BERLIN (mip/r). Das Gesetz stärkt den präventiven und intervenierenden Schutz von Kindern und Jugendlichen. Es war im Vermittlungsausschuss von Bundestag und Bundesrat verändert worden: Zukünftig übernimmt der Bund dauerhaft einen Großteil der Mehrbelastungen, die den Ländern und Kommunen durch die Umsetzung des Gesetzes entstehen. Damit kommt er einer Forderung des Bundesrates nach, der sich gegen die ursprünglich vorgesehene Befristung der finanziellen Förderung ausgesprochen und einen Ausgleich für die Länderhaushalte verlangt hatte.
Damit stehen für die Unterstützung junger Familien in schwierigen Lebenslagen - unter anderem durch die Bundesinitiative Familienhebammen und das Netzwerk Frühe Hilfen - in den kommenden beiden Jahren 30 bzw. 45 Millionen Euro zur Verfügung, ab 2014 dauerhaft 51 Millionen.
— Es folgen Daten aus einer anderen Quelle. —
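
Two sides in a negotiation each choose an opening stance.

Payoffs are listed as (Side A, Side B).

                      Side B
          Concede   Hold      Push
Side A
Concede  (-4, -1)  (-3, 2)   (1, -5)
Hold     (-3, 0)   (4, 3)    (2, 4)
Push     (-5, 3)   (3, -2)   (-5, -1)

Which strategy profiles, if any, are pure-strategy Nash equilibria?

Side A against Concede: payoffs -4, -3, -5 → best response Hold.
Side A against Hold: payoffs -3, 4, 3 → best response Hold.
Side A against Push: payoffs 1, 2, -5 → best response Hold.
Side B against Concede: payoffs -1, 2, -5 → best response Hold.
Side B against Hold: payoffs 0, 3, 4 → best response Push.
Side B against Push: payoffs 3, -2, -1 → best response Concede.
Mutual best responses: (Hold, Push).

(Hold, Push)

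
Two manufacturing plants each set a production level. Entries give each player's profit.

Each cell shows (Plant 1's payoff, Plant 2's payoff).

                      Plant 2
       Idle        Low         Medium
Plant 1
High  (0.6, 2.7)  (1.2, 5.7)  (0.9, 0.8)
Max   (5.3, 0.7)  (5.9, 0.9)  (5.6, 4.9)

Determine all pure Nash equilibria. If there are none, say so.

For each player, find the best response to each opponent profile; mutual best responses are the pure NE.
Plant 1 against Idle: payoffs 0.6, 5.3 → best response Max.
Plant 1 against Low: payoffs 1.2, 5.9 → best response Max.
Plant 1 against Medium: payoffs 0.9, 5.6 → best response Max.
Plant 2 against High: payoffs 2.7, 5.7, 0.8 → best response Low.
Plant 2 against Max: payoffs 0.7, 0.9, 4.9 → best response Medium.
Mutual best responses: (Max, Medium).

(Max, Medium)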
Hierdurch sollen vor allem Kleinkinder von Beginn an vor Vernachlässigung, Verwahrlosung, Gewalt und Missbrauch geschützt werden.
Das geänderte Gesetz wird nun dem Bundespräsidenten zur Unterzeichnung zugeleitet.
Gesetz zur Stärkung eines aktiven Schutzes von Kindern und Jugendlichen (Bundeskinderschutzgesetz - BKiSchG)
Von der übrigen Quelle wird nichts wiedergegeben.